The main factors that determine the thermal behaviour of a building are the heat gains or losses through the ceiling, roof, walls, windows and floor.
Shading of windows: Shading devices generally used are louvers, sun-shades, verandah, curtains - using materials like heat absorbing glass or painted glass.
Colour & surface: Light coloured and smooth materials have higher reflectivity than dark coloured and rough materials. Whitewash, white paints and marble have high reflectivity coefficient.
Heat-insulation of roof: Heat insulating materials like a mud phuska can be applied externally. False ceilings with an air gap can be built internally.
Water sprinkling on roof.
Whitewashing the roof before summer.
Applying reflecting materials on the roof.
Head insulation of exposed walls: Construct wall of sufficient thickness.
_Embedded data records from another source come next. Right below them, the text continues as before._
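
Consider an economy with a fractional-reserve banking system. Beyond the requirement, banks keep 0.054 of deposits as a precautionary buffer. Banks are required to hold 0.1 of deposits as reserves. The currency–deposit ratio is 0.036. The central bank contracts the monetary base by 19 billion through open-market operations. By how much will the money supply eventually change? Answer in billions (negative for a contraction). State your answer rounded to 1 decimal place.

The money multiplier is m = (1 + c) / (rr + e + c) = (1 + 0.036) / (0.1 + 0.054 + 0.036) ≈ 5.4526.
The sale removes 19 billion of base, so ΔM = m × ΔMB = 5.4526 × (−19) = -103.5994 billion.

-103.6 billion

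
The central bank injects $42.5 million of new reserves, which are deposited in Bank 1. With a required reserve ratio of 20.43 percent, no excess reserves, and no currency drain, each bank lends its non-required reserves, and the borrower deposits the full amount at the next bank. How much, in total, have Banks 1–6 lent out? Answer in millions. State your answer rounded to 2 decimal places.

Bank i lends (1 − rr)^i of the original deposit: Bank 1 lends 42.5·0.7957 ≈ 33.8173, Bank 2 lends 42.5·0.7957² ≈ 26.9084, and so on.
Summing a geometric series: total = 42.5·[0.7957·(1 − 0.7957^6) / (1 − 0.7957)] ≈ 123.5161 million.

$123.52 million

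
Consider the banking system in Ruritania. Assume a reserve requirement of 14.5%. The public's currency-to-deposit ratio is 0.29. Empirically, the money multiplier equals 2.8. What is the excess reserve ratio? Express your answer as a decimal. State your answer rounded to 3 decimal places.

Using m = 2.8. Since m = (1 + c)/(c + rr + e), the denominator satisfies c + rr + e = (1 + c)/m = (1 + 0.29) / 2.8 ≈ 0.460714.
With c = 0.29 and rr = 0.145, the excess reserve ratio is 0.460714 − 0.29 − 0.145 = 0.025714.

0.026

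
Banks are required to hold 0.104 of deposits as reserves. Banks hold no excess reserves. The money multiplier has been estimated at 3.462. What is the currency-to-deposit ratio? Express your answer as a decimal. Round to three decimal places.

Using m = 3.462. From m = (1 + c)/(c + rr + e), rearranging gives 1 + c = m·(c + rr + e), so c·(1 − m) = m·(rr + e) − 1.
Hence c = [m·(rr + e) − 1]/(1 − m) = [3.462 × (0.104 + 0) − 1] / (1 − 3.462) ≈ 0.259932.

0.260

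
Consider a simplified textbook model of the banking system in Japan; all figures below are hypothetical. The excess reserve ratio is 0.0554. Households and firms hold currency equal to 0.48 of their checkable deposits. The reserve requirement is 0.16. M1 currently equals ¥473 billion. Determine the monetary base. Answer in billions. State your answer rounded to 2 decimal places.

¥222.25 billion

The money multiplier is m = (1 + c) / (rr + e + c) = (1 + 0.48) / (0.16 + 0.0554 + 0.48) ≈ 2.128271.
MB = M / m = 473 / 2.128271 ≈ 222.2461 billion.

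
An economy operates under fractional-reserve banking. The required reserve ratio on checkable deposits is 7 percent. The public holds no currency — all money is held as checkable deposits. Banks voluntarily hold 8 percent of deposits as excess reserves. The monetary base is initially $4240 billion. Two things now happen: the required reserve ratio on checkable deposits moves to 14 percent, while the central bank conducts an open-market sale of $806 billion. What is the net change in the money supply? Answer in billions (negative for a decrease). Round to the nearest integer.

-12658 billion

Before: m₁ = 1 / (0.07 + 0.08) ≈ 6.66667, MB₁ = 4240, so M₁ = 6.66667 × 4240 = 28266.6808 billion.
After: m₂ = 1 / (0.14 + 0.08) ≈ 4.54545, MB₂ = 4240 − 806 = 3434, so M₂ = 4.54545 × 3434 = 15609.0753 billion.
ΔM = M₂ − M₁ = 15609.0753 − 28266.6808 = -12657.6055 billion.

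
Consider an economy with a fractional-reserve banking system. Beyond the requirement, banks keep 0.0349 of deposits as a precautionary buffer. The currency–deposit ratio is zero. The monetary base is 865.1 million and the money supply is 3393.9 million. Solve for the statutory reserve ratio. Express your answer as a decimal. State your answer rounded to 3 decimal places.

Using m = M/MB = 3393.9/865.1 ≈ 3.923130. Since m = (1 + c)/(c + rr + e), the denominator satisfies c + rr + e = (1 + c)/m = (1 + 0) / 3.923130 ≈ 0.254899.
With c = 0 and e = 0.0349, the statutory reserve ratio is 0.254899 − 0 − 0.0349 = 0.219999.

0.220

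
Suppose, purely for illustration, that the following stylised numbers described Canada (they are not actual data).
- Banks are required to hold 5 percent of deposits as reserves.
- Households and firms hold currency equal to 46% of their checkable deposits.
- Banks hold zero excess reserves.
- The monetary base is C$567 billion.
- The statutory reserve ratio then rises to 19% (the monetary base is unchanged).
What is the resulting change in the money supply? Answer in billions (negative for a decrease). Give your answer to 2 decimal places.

Initially m₁ = (1 + 0.46) / (0.05 + 0.46) ≈ 2.862745, so M₁ = 2.862745 × 567 ≈ 1623.1764 billion.
After the change m₂ = (1 + 0.46) / (0.19 + 0.46) ≈ 2.246154, so M₂ = 2.246154 × 567 ≈ 1273.5693 billion.
ΔM = M₂ − M₁ = 1273.5693 − 1623.1764 = -349.6071 billion.

-349.61 billion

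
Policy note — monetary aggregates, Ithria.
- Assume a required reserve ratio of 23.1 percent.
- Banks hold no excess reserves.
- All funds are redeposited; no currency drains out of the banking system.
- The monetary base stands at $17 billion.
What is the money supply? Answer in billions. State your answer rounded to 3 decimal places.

With no currency drain or excess reserves, the money multiplier is m = 1/rr = 1/0.231 ≈ 4.329004.
Money supply M = m × MB = 4.329004 × 17 ≈ 73.5931 billion.

$73.593 billion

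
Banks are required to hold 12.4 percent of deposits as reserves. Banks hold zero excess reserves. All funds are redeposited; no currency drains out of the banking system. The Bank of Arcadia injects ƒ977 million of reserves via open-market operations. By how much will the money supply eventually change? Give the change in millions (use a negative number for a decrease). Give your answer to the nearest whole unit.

The simple money multiplier is m = 1/rr = 1/0.124 ≈ 8.0645.
An open-market purchase increases the monetary base by 977 million, so ΔM = m × ΔMB = 8.0645 × 977 = 7879.0165 million.

ƒ7879 million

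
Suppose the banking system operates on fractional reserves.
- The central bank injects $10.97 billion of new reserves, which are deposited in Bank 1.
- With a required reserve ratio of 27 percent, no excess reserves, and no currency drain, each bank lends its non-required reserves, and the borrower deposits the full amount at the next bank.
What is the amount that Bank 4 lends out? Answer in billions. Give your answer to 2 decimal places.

$3.12 billion

Each bank lends a fraction (1 − rr) = 0.7300 of the deposit it receives, so Bank 4 receives 10.97·0.7300^3 and lends 10.97·0.7300^4 ≈ 3.1153 billion.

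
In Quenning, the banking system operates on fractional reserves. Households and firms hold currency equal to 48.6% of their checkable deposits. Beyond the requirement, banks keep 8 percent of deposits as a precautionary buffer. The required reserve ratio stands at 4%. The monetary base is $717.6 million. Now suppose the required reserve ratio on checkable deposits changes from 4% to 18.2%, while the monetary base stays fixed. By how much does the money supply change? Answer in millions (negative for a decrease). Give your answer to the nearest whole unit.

-334 million

Initially m₁ = (1 + 0.486) / (0.04 + 0.08 + 0.486) ≈ 2.4521, so M₁ = 2.4521 × 717.6 ≈ 1759.627 million.
After the change m₂ = (1 + 0.486) / (0.182 + 0.08 + 0.486) ≈ 1.9866, so M₂ = 1.9866 × 717.6 ≈ 1425.5842 million.
ΔM = M₂ − M₁ = 1425.5842 − 1759.627 = -334.0428 million.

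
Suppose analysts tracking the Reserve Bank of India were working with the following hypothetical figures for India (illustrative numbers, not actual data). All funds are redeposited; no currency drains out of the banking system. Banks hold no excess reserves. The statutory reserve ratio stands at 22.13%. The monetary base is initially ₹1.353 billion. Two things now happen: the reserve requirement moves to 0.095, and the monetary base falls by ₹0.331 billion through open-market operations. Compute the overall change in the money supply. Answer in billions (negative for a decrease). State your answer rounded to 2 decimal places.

Before: m₁ = 1 / (0.2213) ≈ 4.5188, MB₁ = 1.353, so M₁ = 4.5188 × 1.353 ≈ 6.1139 billion.
After: m₂ = 1 / (0.095) ≈ 10.5263, MB₂ = 1.353 − 0.331 = 1.022, so M₂ = 10.5263 × 1.022 ≈ 10.7579 billion.
ΔM = M₂ − M₁ = 10.7579 − 6.1139 = 4.644 billion.

₹4.64 billion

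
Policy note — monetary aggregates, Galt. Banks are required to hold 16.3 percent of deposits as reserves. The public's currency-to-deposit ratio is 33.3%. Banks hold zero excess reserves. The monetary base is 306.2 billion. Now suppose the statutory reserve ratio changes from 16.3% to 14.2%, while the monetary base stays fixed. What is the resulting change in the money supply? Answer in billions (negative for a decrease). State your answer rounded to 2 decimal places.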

A brick wall of 23 cm thickness is adequate. Thermal performance can be further improved by -
Providing cavity walls (gap between two walls) and hollow bricks.
Constructing a wall with suitable lightweight materials.
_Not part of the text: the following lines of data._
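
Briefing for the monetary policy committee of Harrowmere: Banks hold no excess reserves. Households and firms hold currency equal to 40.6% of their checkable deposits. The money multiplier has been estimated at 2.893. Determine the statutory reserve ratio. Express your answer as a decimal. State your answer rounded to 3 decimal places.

0.080

Using m = 2.893. Since m = (1 + c)/(c + rr + e), the denominator satisfies c + rr + e = (1 + c)/m = (1 + 0.406) / 2.893 ≈ 0.486001.
With c = 0.406 and e = 0, the statutory reserve ratio is 0.486001 − 0.406 − 0 = 0.080001.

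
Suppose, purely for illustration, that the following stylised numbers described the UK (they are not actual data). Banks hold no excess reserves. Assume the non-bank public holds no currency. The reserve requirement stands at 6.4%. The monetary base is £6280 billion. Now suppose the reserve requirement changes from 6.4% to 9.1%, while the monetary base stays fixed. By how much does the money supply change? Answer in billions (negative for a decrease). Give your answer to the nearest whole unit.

-29114 billion

Initially m₁ = 1 / (0.064) = 15.62500, so M₁ = 15.62500 × 6280 = 98125 billion.
After the change m₂ = 1 / (0.091) ≈ 10.98901, so M₂ = 10.98901 × 6280 = 69010.9828 billion.
ΔM = M₂ − M₁ = 69010.9828 − 98125 = -29114.0172 billion.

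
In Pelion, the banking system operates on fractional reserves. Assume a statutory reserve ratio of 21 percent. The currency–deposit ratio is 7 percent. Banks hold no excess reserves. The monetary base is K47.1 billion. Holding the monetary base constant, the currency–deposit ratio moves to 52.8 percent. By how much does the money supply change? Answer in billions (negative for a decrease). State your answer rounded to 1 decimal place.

-82.5 billion

Initially m₁ = (1 + 0.07) / (0.21 + 0.07) ≈ 3.8214, so M₁ = 3.8214 × 47.1 ≈ 179.9879 billion.
After the change m₂ = (1 + 0.528) / (0.21 + 0.528) ≈ 2.0705, so M₂ = 2.0705 × 47.1 ≈ 97.5206 billion.
ΔM = M₂ − M₁ = 97.5206 − 179.9879 = -82.4673 billion.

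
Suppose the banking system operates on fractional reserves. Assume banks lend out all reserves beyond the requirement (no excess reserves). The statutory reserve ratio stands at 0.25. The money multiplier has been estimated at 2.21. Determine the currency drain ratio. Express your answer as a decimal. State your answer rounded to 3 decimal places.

Using m = 2.21. From m = (1 + c)/(c + rr + e), rearranging gives 1 + c = m·(c + rr + e), so c·(1 − m) = m·(rr + e) − 1.
Hence c = [m·(rr + e) − 1]/(1 − m) = [2.21 × (0.25 + 0) − 1] / (1 − 2.21) ≈ 0.369835.

0.370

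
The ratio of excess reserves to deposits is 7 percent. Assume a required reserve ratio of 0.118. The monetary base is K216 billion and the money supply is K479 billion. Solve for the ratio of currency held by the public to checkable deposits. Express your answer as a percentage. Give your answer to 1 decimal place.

47.9%

Using m = M/MB = 479/216 ≈ 2.217593. From m = (1 + c)/(c + rr + e), rearranging gives 1 + c = m·(c + rr + e), so c·(1 − m) = m·(rr + e) − 1.
Hence c = [m·(rr + e) − 1]/(1 − m) = [2.217593 × (0.118 + 0.07) − 1] / (1 − 2.217593) ≈ 0.478890.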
Applying a light colour on the external surface.
Mud phuska terracing
Mud phuska terracing and paving with brick tiles is good for waterproofing and heat proofing of flat roofs. This is best suited for hot and arid regions.
Soil mixed with water is applied on a bitumen laid roof surface. The water quantity should be such that soil can retain its shape in the form of a ball. Generally, 150 litres of water is sufficient for 1 cubic metre of mud phuska. A slope of 1:50 and with 1" thickness at the end is adequate.
After laying the mud phuska, the surface should be coated with mud plaster (a mixture of clay soil, wood shavings and water) of 1" thickness. After the plaster has dried, the surface should be coated with cow dung so as to fill any hair cracks that may have formed in the mud plaster. Finally, flat tile bricks should be laid using a minimum amount of plain mud mortar as bedding for the correct slope. Ensure that mud mortar does not rise to the vertical joints of the tiles by more than inch. The thickness of the joints should not be more than inch.
It is essential that tiles are allowed to set and the bedding mortar dries up, so that the tiles are not disturbed during subsequent operation of grouting of the joints. The joints of the tiles are than grouted with cement mortar of 1:3 (1 part cement and 3 parts fine sand) such that all the joints of the tiles are completely filled with mortar. The cement used for grouting mortar can be mixed with 2% of waterproofing compound (1 kg per bag of cement). Water curing is recommended for 7 days, after completion of the application.
Rainwater harvesting
Utilising rainwater: Rainwater can supplement some of your water needs, if harnessed properly. Harvested rainwater can serve a variety of purposes, some of which include:
Increase ground water recharge
Reduce seawater ingress in coastal areas
Provide water for general purposes
There is tremendous potential for water harvesting in our country. Consider your own building with a flat terrace area of 100 square metres. Assume that the average rainfall in your area is 40" or 1000 mm approximately. Thus, even if only 60 percent of the total rainfall is harvested, you will be able to harvest 100 x1.0 x 0.6 = 60 cum i.e. 60,000 litres of water a year. This volume is more than a year's (about 400 days) domestic water requirement of one person, assuming average daily water requirement for domestic use per person is 150 litres.
If we use the stored rainwater only during the monsoons for washing clothes or cars, you will help in reducing the overall water needed from public utilities and therefore prevent water shortage in summer.
In some developed countries, buildings are required to supplement their water needs through rainwater harvesting. In many cities of our country, there is a major thrust on rainwater harvesting in individual houses, while provision for rainwater harvesting is compulsory. You can also recharge groundwater by connecting the water from rooftops to the bore or open well through a filter.
Highlights
1) Heat gains or losses through ceilings, roof, walls, windows and floors determine thermal behaviour.
2) Light coloured and smooth materials have higher reflectivity than dark coloured and rough material.
3) Construct walls of sufficient thickness for better insulation.
4) Harvested rainwater increases groundwater reserves.
5) Rainwater harvesting can help in saving of public water supply.